Wednesday, December 11, 2013

Bandwidth issues deter HPC users from cloud services

LAS VEGAS - Carl Westphal, IT director for the Translational Genomics Research Institutehas tried squeezing large data sets through public pipes and it's no fun, he said. Genomic sequencing at TGen routinely produces multi-terabyte image sets which are processed at the Arizona State University "Saguaro 2" supercomputer.
Westphal said his researchers chafe at transferring data from TGen facilities to Saguaro 2 even over a dedicated gigabit Ethernet link. TGen's raw images are 3-4 terabytes apiece, and return at least a terabyte of results to be stored and analyzed by researchers.
At that scale, a GigE link can seem like a very narrow pipe. Consequently, said Westphal, TGen labs is rolling out its own virtualized clusters out of off the shelf hardware, to speed up results and feed an insatiable demand for compute resources. In his sector, Westphal said, "I can't see how public cloud is possible until they fix the data management issue."
Speaking on a panel on data management architectures at Interop, Michelle Munson, CEO of file transfer optimizer Aspera, pinpointed bandwidth as the biggest bottleneck facing cloud computing to date. She said that bandwidth will determine the ability of large consumers to move into the cloud cost-effectively, and said for many, it simply won't be worth it. Data strategies should focus on reducing transmission in and out of the cloud as much as possible, according to Munson.
Data that comes from the cloud, like e-commerce and web analytics can stay in the cloud and be processed cost-effectively there, but moving extremely large data sets in and out of the cloud for processing services like Amazon's Elastic MapReduce, would be a boondoggle.
"Nodes on [Amazon] AWS are good for 250 Mb/sec to disc- we've measured it", Munson said. That means that even if a user has the bandwidth to support those speeds, the best they could do would be about 80GB per hour. "There are cases" Munson added, "where it's still cheaper to ship drives" with data on them than to upload it.
Amazon is trying to combat this bottleneck for consumers with a new data loading service, where drives are mailed to AWS and uploaded into a customer's S3 account. This is not useful for users who need to get all that data back out again, of course, or only need it there for a short period.

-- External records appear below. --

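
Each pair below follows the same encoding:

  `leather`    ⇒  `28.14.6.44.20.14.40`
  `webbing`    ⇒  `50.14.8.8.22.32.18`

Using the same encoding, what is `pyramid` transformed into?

36.54.40.6.30.22.12

Each letter becomes 2×(its alphabet position, a=1..z=26) + 4.
Applying it to pyramid: p=16→36, y=25→54, r=18→40, a=1→6, m=13→30, i=9→22, d=4→12.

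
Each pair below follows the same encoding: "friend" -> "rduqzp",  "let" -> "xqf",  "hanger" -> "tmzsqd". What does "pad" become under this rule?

bmp

Compare letters: f→r is +12, r→d is +12, i→u is +12 — a constant shift. Every letter moves 12 places later in the alphabet, wrapping around z→a.
For pad: p+12=b, a+12=m, d+12=p.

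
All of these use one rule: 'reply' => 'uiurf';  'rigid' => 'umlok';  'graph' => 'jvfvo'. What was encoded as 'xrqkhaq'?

unleash

In reply: r→u is +3, e→i is +4, p→u is +5, l→r is +6 — the shift increases by 1 each position. Each letter shifts forward by (position + 3), i.e. 3, 4, 5, … — the shift grows by one for each successive letter.
Decoding xrqkhaq: x−3=u, r−4=n, q−5=l, k−6=e, h−7=a, a−8=s, q−9=h.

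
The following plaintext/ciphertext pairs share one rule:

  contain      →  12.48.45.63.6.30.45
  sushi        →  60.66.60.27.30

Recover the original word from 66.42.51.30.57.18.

c(#3)→12 and o(#15)→48: differences scale by 3, so n = 3·pos + 3. The formula is n = 3×(alphabet index, a=1) + 3.
Decoding 66.42.51.30.57.18: 66→(66−3)÷3=21=u, 42→(42−3)÷3=13=m, 51→(51−3)÷3=16=p, 30→(30−3)÷3=9=i, 57→(57−3)÷3=18=r, 18→(18−3)÷3=5=e.

umpire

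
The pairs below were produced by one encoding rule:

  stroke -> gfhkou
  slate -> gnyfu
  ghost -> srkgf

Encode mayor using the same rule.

s(18)→g(6) and t(19)→f(5) fit y≡25x+24 (mod 26); the inverse of 25 mod 26 is 25. This is an affine cipher: with a=0,…,z=25, each position x becomes (25x+24) mod 26.
For mayor: m(12)→25·12+24≡12=m; a(0)→25·0+24≡24=y; y(24)→25·24+24≡0=a; o(14)→25·14+24≡10=k; r(17)→25·17+24≡7=h (all mod 26).

myakh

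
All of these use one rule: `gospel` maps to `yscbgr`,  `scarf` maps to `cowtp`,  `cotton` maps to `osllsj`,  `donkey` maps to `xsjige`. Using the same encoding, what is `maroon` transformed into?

awtssj

g(6)→y(24) and o(14)→s(18) fit y≡9x+22 (mod 26); the inverse of 9 mod 26 is 3. This is an affine cipher: with a=0,…,z=25, each position x becomes (9x+22) mod 26.
On maroon: m(12)→9·12+22≡0=a; a(0)→9·0+22≡22=w; r(17)→9·17+22≡19=t; o(14)→9·14+22≡18=s; o(14)→9·14+22≡18=s; n(13)→9·13+22≡9=j (all mod 26).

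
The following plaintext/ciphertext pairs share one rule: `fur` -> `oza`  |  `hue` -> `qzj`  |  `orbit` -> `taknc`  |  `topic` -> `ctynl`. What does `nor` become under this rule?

The shift depends on letter class: consonant f→o is +9, but vowel u→z is +5. Vowels shift forward by 5 and consonants shift forward by 9.
On nor: n(cons)+9=w, o(vowel)+5=t, r(cons)+9=a.

wta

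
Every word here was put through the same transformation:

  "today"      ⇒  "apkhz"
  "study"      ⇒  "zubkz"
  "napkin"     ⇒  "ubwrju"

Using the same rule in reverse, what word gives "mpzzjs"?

A repeating key of period 3 is used — shifts +7, +1, +7 over and over.
Reversing it on mpzzjs: m−7=f, p−1=o, z−7=s, z−7=s, j−1=i, s−7=l.

fossil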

"The math is fairly simple," Munson said. To determine whether public cloud resources are cost effective- users should measure bandwidth against data and determine how long it's going to take. For a lot of companies, that's plenty, and many IT shops don't need data crunched, they just need it available.
However, one of the fastest growing consumers of computing power is the research community, where medical imaging, genome sequencing and star survey data consume astounding amounts of data before and after being analyzed.
Munson thinks that research facilities with these extreme computing needs will find it far more cost-effective to set up private clouds using open source tools rather than go to a public cloud like Amazon or purchase private cloud infrastructure from commercial vendors. She discussed an Aspera customer who routinely transfers terabyte data sets between Cambridge, UK and the National Institute of Health in the US. It takes 12 hours a shot and they wouldn't do it if they didn't need to share their work, she said. Munson sees a future for research data making it into the cloud after the fact, but says computing power has to go where it's needed for now, not the other way around.